The TUC complains: "There is not one reference to manufacturing in the current set of Public Service Agreements targets between the Treasury and the Department of Trade and Industry. Nor is there any specific reference to manufacturing in the overall 2003 DTI Strategy and Business Plan Statement." Fortunately, this is soon remedied: Gordon Brown made a speech on 23 July mentioning manufacturing, so all's well again - "We've got Gordon back on side."
There is no sign that this servile report was produced by a working class. It is more like a think tank report, with its talk of "innovation intermediaries" and "workplace partnership".
It is an ever-so-humble submission, using equalities language, "level playing field" and closing "regional prosperity gaps". It talks of closing the gaps with the EU, seeking to reach the EU average - what a banner to march behind! We must all be equally unemployed!
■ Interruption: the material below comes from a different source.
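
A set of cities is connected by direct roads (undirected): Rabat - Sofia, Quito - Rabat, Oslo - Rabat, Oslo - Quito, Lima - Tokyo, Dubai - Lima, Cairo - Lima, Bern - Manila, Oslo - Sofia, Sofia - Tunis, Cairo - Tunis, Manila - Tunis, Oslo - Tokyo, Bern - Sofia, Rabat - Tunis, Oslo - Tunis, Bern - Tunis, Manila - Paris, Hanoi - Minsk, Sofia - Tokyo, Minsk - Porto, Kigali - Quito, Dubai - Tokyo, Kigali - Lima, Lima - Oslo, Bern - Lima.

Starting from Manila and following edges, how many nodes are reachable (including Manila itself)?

BFS from Manila visits: Manila, Tunis, Paris, Bern, Sofia, Rabat, Oslo, Cairo, Lima, Tokyo, Quito, Kigali, Dubai
Reachable nodes: 13 of 16 total.

13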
The submission does not refer to any particular industry, not even to engineering; and it does not say what industries Britain needs to have as an independent nation.
The way forward
Instead, why doesn't the TUC send some transport workers to New York to see how they run their tube system? They have dedicated industries building their own rolling stock, track and signalling equipment. They have a computer-laden train constantly monitoring the track's condition, sending information to teams of skilled engineers who promptly respond to their alerts. Our representatives could learn from New York's achievements and come back with some proposals for a remanufactured London Underground.
The TUC could do likewise with all our industries, involving workers in finding out what we need to produce and how to do it.